In 2003, the Chartered Institute of Marketing named Drayton one of 50 living individuals who have shaped today’s marketing.

He has worked in 55 countries with many of the world’s greatest brands. These include American Express, Audi, Bentley, British Airways, Cisco, Columbia Business School, Deutsche Post, Ford, IBM, McKinsey, Mercedes, Microsoft, Nestle, Philips, Procter & Gamble, Toyota, Unilever, Visa and Volkswagen.

Drayton has helped sell everything from Airbus planes to Peppa Pig. His book, Commonsense Direct and Digital Marketing, out in 17 languages, has been the UK’s best seller on the subject every year since 1982. He has also run his own businesses in the U.K., Portugal and Malaysia.

He was a main board member of the Ogilvy Group, a founding member of the Superbrands Organisation, one of the first eight Honorary Fellows of the Institute of Direct Marketing and one of the first three people named to the Hall of Fame of the Direct Marketing Association of India. He has also been given Lifetime Achievement Awards by the Caples Organisation in New York and Early To Rise in Florida.

4 Comments

  1. What an alarming thought. What will this mean for website stats packages like Google Analytics? And what will it mean for the entire affiliate marketing community?

  2. This is absolutely ridiculous.
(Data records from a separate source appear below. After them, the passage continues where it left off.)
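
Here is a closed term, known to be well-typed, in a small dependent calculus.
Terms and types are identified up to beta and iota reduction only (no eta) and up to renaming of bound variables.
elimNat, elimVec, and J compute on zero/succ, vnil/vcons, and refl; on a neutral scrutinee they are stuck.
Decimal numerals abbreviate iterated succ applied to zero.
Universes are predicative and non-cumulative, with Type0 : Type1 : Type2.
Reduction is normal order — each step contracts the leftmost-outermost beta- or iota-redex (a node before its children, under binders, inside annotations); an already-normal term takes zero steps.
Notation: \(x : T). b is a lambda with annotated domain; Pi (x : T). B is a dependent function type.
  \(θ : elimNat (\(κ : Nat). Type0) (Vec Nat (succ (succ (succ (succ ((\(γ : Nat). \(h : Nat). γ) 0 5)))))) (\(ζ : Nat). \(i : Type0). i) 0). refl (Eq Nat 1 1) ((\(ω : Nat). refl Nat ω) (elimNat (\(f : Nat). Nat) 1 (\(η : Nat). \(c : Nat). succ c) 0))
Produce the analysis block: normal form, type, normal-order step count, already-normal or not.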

The governments are literally cutting their own throats as well as those of business owners. And, in turn of the public as they'll need to start looking elsewhere to raise cash.

    I think I've timed my decision to go offline just right.

  3. DaveC

    I like your 5 steps. So succinct. Too bad most politicians and bureaucrats aren't smart enough to understand.

  4. drayblog@spoharax.com

    “Law …prevent anyone putting cookies on a site?”

    Ummh! No!

    The logistics of this idea make it impossible.

    Even China has problems and they have serious firewall creators.

    Try checking 'The Economist” and “The Financial Times” before you start listening to Marta.